When the lights dimmed and that familiar rumble filled Spark Arena, it felt like a pact: that Grinspoon had come home and they weren’t here to play it safe. Fifteen years had passed since their last crack at this stage in Auckland, and from first chord to final encore, they delivered a performance that felt part reunion, part reckoning.
The set opened with “Unknown Pretenders,” the riff crashing in like an electric tide across the crowd. Within seconds, the mosh pit erupted. What began as controlled chaos devolved into full-blown rapture: bodies flying, limbs clashing, sweat and adrenaline mingling. At one point a woman vaulted into the fray and shoved past guys, asserting space, refusing to be sidelined. It was a pit unhinged.
Phil Jamieson strode to the front mic and barked, “Hi, we’re Grinspoon, thanks for having us. It’s been 15 years since we’ve been back here.” With a glass raised, he toasted, “Cheers, big ears!” The crowd roared back.
Across the stage, Joe Hansen held court on bass, decked in a Shihad T-shirt, a respectful nod to the pantheon of Kiwi rock. It was a small gesture, but in that moment it felt like lineage: Aussie import meets Aotearoa kin.
They segued into “Ready 1” and the gap between stage and floor dissolved. Jamieson leapt off amps, raced the edge, nailed landings with rock-star precision. This wasn’t a nostalgia act, it was a reassertion.
As the show unfolded, so did the story: a band that had slipped from hometown glory, but never lost its pulse. Their “Whatever, Whatever” album released in 2024 had already signalled their refusal to fade quietly, and tonight they played with that conviction.

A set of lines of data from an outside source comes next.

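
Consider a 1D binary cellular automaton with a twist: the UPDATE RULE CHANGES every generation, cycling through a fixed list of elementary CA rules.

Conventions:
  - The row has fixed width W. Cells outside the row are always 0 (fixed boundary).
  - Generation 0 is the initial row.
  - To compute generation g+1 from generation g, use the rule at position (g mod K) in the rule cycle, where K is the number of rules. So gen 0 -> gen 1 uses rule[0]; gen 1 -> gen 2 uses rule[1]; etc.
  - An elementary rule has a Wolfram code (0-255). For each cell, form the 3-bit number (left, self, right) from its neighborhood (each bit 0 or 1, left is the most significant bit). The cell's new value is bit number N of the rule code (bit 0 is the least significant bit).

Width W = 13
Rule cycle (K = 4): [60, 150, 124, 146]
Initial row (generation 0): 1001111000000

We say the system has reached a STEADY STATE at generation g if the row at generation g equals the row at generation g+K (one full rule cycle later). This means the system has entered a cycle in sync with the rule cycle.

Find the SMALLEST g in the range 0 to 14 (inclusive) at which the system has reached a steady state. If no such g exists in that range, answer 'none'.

Gen 0: 1001111000000
Gen 1 (rule 60): 1101000100000
Gen 2 (rule 150): 0001101110000
Gen 3 (rule 124): 0001111011000
Gen 4 (rule 146): 0010110000100
Gen 5 (rule 60): 0011101000110
Gen 6 (rule 150): 0101001101001
Gen 7 (rule 124): 0111101111101
Gen 8 (rule 146): 1011000111000
Gen 9 (rule 60): 1110100100100
Gen 10 (rule 150): 0100111111110
Gen 11 (rule 124): 0110100000011
Gen 12 (rule 146): 1000010000100
Gen 13 (rule 60): 1100011000110
Gen 14 (rule 150): 0010100101001
Gen 15 (rule 124): 0011110111101
Gen 16 (rule 146): 0101100011000
Gen 17 (rule 60): 0111010010100
Gen 18 (rule 150): 1010011110110

Answer: none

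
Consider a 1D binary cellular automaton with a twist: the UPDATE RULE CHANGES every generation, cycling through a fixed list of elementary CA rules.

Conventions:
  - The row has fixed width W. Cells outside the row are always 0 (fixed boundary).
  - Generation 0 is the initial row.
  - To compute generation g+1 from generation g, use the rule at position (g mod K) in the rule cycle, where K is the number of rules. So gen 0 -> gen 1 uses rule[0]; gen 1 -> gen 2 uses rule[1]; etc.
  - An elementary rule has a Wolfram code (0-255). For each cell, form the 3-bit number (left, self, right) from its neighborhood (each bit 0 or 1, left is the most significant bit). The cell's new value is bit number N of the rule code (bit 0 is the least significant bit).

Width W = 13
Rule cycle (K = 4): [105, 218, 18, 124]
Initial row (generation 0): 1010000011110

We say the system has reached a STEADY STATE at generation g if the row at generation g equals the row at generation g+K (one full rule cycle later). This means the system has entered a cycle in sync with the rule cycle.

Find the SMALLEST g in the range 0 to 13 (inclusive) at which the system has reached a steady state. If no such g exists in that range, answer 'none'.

Gen 0: 1010000011110
Gen 1 (rule 105): 0100111010010
Gen 2 (rule 218): 1011111001101
Gen 3 (rule 18): 0000000110000
Gen 4 (rule 124): 0000000111000
Gen 5 (rule 105): 1111110101011
Gen 6 (rule 218): 1111110000011
Gen 7 (rule 18): 0000001000100
Gen 8 (rule 124): 0000001100110
Gen 9 (rule 105): 1111101100110
Gen 10 (rule 218): 1111101111111
Gen 11 (rule 18): 0000000000000
Gen 12 (rule 124): 0000000000000
Gen 13 (rule 105): 1111111111111
Gen 14 (rule 218): 1111111111111
Gen 15 (rule 18): 0000000000000
Gen 16 (rule 124): 0000000000000
Gen 17 (rule 105): 1111111111111

Answer: 11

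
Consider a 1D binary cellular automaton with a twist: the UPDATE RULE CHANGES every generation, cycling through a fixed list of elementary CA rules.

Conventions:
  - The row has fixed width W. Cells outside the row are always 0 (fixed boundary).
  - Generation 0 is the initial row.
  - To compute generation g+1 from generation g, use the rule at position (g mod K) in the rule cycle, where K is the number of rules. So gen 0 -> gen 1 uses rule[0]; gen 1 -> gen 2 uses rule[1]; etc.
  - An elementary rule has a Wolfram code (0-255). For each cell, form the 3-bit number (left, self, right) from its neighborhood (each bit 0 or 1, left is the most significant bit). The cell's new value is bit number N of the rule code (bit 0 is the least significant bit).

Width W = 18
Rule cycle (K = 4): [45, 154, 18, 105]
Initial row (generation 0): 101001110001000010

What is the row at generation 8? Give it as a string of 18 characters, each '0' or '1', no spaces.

Gen 0: 101001110001000010
Gen 1 (rule 45): 111001000101011010
Gen 2 (rule 154): 110110101000010001
Gen 3 (rule 18): 000000000100101010
Gen 4 (rule 105): 111111110000010100
Gen 5 (rule 45): 100000000111011101
Gen 6 (rule 154): 010000001110011000
Gen 7 (rule 18): 101000010001100100
Gen 8 (rule 105): 010011000101100001

Answer: 010011000101100001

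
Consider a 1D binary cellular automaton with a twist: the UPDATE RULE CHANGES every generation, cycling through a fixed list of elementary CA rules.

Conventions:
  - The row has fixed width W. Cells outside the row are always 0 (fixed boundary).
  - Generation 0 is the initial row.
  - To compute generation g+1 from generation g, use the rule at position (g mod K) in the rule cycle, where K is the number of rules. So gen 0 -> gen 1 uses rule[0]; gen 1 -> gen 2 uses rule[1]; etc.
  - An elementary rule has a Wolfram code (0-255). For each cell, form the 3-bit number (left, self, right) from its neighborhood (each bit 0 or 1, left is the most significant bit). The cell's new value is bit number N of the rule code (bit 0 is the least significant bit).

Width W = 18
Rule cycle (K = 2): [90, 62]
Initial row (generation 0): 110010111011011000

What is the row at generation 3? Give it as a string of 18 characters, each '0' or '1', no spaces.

Answer: 010110000010111101

Derivation:
Gen 0: 110010111011011000
Gen 1 (rule 90): 111100101011011100
Gen 2 (rule 62): 100011111110110010
Gen 3 (rule 90): 010110000010111101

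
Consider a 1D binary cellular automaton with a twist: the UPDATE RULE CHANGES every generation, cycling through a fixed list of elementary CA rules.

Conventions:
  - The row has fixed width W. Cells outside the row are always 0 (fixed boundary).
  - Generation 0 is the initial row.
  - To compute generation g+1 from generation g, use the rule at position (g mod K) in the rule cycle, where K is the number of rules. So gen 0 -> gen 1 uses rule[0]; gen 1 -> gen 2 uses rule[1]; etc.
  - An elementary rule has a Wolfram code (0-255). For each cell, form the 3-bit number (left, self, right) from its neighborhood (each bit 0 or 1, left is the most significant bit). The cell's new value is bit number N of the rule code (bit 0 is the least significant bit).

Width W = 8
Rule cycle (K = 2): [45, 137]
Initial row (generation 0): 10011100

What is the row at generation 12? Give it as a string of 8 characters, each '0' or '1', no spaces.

Answer: 11000010

Derivation:
Gen 0: 10011100
Gen 1 (rule 45): 10010001
Gen 2 (rule 137): 00000100
Gen 3 (rule 45): 11110101
Gen 4 (rule 137): 11100000
Gen 5 (rule 45): 10001111
Gen 6 (rule 137): 00101110
Gen 7 (rule 45): 10111000
Gen 8 (rule 137): 00110011
Gen 9 (rule 45): 10100010
Gen 10 (rule 137): 00001000
Gen 11 (rule 45): 11101011
Gen 12 (rule 137): 11000010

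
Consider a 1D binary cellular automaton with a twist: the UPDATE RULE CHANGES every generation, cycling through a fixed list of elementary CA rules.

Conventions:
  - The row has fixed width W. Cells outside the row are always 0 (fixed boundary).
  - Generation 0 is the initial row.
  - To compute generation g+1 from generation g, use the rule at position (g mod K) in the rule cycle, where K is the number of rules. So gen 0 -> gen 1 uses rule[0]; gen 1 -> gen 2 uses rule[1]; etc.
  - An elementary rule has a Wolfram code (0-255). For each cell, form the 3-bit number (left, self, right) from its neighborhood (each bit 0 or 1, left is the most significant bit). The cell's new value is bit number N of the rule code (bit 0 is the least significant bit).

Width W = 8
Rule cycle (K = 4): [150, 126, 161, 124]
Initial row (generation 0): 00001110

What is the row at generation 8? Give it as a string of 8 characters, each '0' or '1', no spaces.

Answer: 11001100

Derivation:
Gen 0: 00001110
Gen 1 (rule 150): 00010101
Gen 2 (rule 126): 00111111
Gen 3 (rule 161): 10011110
Gen 4 (rule 124): 11010011
Gen 5 (rule 150): 00011100
Gen 6 (rule 126): 00110110
Gen 7 (rule 161): 10001000
Gen 8 (rule 124): 11001100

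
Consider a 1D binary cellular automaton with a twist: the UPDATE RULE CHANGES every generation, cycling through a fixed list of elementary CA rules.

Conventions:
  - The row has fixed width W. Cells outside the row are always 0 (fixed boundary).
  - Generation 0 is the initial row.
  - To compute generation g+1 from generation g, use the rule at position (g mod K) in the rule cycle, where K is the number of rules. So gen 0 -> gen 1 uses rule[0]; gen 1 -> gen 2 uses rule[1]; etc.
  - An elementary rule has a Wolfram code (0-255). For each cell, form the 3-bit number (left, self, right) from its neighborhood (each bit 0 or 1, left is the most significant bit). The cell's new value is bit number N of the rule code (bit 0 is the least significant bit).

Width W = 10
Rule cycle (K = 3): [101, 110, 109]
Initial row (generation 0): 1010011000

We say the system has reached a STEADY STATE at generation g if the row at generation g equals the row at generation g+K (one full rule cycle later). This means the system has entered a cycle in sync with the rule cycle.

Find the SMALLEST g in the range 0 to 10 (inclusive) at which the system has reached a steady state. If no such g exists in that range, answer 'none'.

Gen 0: 1010011000
Gen 1 (rule 101): 1110001011
Gen 2 (rule 110): 1010011111
Gen 3 (rule 109): 1110010001
Gen 4 (rule 101): 0010010101
Gen 5 (rule 110): 0110111111
Gen 6 (rule 109): 0111100001
Gen 7 (rule 101): 0000101101
Gen 8 (rule 110): 0001111111
Gen 9 (rule 109): 1101000001
Gen 10 (rule 101): 0111011101
Gen 11 (rule 110): 1101110111
Gen 12 (rule 109): 1111011101
Gen 13 (rule 101): 0001100111

Answer: none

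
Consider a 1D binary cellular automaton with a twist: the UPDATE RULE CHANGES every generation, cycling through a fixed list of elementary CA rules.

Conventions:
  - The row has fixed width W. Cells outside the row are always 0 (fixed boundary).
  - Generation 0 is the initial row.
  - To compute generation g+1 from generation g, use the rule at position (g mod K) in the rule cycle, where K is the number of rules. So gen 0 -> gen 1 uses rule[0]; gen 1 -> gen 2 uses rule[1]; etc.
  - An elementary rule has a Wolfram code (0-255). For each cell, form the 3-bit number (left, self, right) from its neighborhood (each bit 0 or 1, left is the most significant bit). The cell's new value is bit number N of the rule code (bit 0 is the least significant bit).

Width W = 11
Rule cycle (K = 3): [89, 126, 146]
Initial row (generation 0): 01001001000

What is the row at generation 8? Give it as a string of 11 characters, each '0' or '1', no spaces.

Answer: 00011011101

Derivation:
Gen 0: 01001001000
Gen 1 (rule 89): 00100100111
Gen 2 (rule 126): 01111111101
Gen 3 (rule 146): 10111111000
Gen 4 (rule 89): 00100001111
Gen 5 (rule 126): 01110011001
Gen 6 (rule 146): 10101100110
Gen 7 (rule 89): 00001110111
Gen 8 (rule 126): 00011011101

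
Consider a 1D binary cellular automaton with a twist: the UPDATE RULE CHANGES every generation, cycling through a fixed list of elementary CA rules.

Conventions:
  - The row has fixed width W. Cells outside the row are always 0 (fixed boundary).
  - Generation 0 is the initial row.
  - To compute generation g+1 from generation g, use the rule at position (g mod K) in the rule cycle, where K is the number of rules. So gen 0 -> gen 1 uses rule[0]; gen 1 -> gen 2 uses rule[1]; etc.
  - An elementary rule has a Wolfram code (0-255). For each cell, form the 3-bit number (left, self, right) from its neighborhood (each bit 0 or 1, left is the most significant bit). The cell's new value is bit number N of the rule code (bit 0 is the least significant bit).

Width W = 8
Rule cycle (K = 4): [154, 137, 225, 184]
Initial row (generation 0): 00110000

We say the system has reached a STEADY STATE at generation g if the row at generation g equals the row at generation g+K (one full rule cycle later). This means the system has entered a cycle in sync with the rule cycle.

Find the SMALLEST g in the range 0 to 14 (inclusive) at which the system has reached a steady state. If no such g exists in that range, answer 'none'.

Answer: 6

Derivation:
Gen 0: 00110000
Gen 1 (rule 154): 01101000
Gen 2 (rule 137): 01000011
Gen 3 (rule 225): 00011001
Gen 4 (rule 184): 00010100
Gen 5 (rule 154): 00100010
Gen 6 (rule 137): 10001000
Gen 7 (rule 225): 00100011
Gen 8 (rule 184): 00010010
Gen 9 (rule 154): 00101101
Gen 10 (rule 137): 10001000
Gen 11 (rule 225): 00100011
Gen 12 (rule 184): 00010010
Gen 13 (rule 154): 00101101
Gen 14 (rule 137): 10001000
Gen 15 (rule 225): 00100011
Gen 16 (rule 184): 00010010
Gen 17 (rule 154): 00101101
Gen 18 (rule 137): 10001000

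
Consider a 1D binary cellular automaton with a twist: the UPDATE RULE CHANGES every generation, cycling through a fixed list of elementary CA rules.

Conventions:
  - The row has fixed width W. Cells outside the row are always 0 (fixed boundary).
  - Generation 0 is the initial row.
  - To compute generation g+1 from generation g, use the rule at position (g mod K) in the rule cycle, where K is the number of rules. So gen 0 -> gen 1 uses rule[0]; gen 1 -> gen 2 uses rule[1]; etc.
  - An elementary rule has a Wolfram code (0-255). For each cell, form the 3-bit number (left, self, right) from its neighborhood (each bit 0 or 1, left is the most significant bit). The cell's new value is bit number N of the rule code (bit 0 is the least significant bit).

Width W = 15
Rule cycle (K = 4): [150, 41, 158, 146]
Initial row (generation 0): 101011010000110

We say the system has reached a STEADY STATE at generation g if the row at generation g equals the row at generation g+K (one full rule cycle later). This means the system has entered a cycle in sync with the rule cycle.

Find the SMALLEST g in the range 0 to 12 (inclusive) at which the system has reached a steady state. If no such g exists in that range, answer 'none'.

Answer: none

Derivation:
Gen 0: 101011010000110
Gen 1 (rule 150): 101000011001001
Gen 2 (rule 41): 010011010000000
Gen 3 (rule 158): 111110011000000
Gen 4 (rule 146): 011101100100000
Gen 5 (rule 150): 101000011110000
Gen 6 (rule 41): 010011010000111
Gen 7 (rule 158): 111110011001110
Gen 8 (rule 146): 011101100110101
Gen 9 (rule 150): 101000011000101
Gen 10 (rule 41): 010011010010010
Gen 11 (rule 158): 111110011111111
Gen 12 (rule 146): 011101101111110
Gen 13 (rule 150): 101000000111101
Gen 14 (rule 41): 010011110100010
Gen 15 (rule 158): 111111100110111
Gen 16 (rule 146): 011111011000010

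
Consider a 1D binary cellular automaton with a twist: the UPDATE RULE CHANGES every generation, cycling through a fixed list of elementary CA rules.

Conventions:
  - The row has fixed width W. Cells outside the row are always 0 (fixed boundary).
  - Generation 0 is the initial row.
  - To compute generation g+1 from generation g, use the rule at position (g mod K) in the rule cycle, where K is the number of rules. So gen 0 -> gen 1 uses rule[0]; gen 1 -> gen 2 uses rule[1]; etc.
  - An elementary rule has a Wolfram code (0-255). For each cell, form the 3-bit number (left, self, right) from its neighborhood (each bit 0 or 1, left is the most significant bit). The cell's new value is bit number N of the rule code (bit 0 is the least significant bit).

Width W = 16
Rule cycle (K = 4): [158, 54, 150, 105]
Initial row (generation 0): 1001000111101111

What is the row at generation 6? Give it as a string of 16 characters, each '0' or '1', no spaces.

Answer: 0011110010010001

Derivation:
Gen 0: 1001000111101111
Gen 1 (rule 158): 1111101111001110
Gen 2 (rule 54): 0000010000110001
Gen 3 (rule 150): 0000111001001011
Gen 4 (rule 105): 1110101000000111
Gen 5 (rule 158): 1100101100001110
Gen 6 (rule 54): 0011110010010001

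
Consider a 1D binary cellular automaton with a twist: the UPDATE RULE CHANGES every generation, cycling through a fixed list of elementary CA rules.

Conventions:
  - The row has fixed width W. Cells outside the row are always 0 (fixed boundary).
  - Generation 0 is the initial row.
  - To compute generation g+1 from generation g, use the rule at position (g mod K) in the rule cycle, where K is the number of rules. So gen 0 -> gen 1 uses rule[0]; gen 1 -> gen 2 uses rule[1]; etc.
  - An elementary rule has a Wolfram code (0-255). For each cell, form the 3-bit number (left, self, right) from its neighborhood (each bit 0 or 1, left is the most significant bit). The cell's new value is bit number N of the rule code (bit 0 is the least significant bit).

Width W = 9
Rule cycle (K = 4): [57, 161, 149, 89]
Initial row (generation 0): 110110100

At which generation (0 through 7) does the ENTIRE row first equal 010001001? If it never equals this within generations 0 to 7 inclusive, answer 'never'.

Answer: never

Derivation:
Gen 0: 110110100
Gen 1 (rule 57): 101101011
Gen 2 (rule 161): 010010100
Gen 3 (rule 149): 011010111
Gen 4 (rule 89): 011000101
Gen 5 (rule 57): 010110010
Gen 6 (rule 161): 001000000
Gen 7 (rule 149): 101111111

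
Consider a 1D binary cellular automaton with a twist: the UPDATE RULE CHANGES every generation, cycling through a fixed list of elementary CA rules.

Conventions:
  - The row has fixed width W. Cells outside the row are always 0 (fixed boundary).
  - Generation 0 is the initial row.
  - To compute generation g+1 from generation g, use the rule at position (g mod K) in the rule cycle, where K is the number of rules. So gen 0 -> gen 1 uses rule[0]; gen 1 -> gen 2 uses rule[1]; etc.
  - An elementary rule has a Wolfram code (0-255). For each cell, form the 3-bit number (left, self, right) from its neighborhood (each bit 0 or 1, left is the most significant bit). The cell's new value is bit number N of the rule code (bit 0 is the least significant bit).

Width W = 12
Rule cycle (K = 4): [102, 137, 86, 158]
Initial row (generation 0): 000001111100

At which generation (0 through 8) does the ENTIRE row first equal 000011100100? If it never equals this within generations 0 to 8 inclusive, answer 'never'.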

They moved deftly between full-throttle rockers and slower moments of reflection. The crown jewel, of course, was “Chemical Heart.” The pace slowed, the guitars softened, and yet the emotional intensity remained. It was a moment to breathe, but not to rest. They poured themselves into it, nails-to-the-glass, forging connection over decibels.
Jamieson’s stagecraft was magnetic. One moment he’d be crawling across the floor, the next spiralling upward off a stack. He commanded his domain like a man half his age, yet his voice carried the weight of someone who’s lived the highs and the scars. It was a reminder: this band can still bleed rock.
The rhythm section, Hansen on bass and (implicitly) Kris Hopes on drums, held everything fast. Meanwhile, guitarist Pat Davern carved riffs with both grit and melody. In the tighter, quieter moments, the harmonics cut clean; in the heavy passages, the wall of guitars smothered everything. The dynamic range was wide, but never unfocused.
A standout moment came when Grinspoon paid homage to fellow Aussie legends INXS, delivering a powerful take on Don’t Change that only a homegrown rock band could pull off.
Grinspoon’s return to Auckland wasn’t a walk down memory lane. It was a blazing torch passed to the present. Fifteen years out didn’t dull them, it sharpened them. They arrived not to rest on their legacy, but to stake it again.
If they’re going to keep doing this, touring, writing, pushing, then tonight was proof they can. A stadium-worthy set, a pit that ravaged, and an audience that got exactly what it wanted: to feel alive, again, through rock.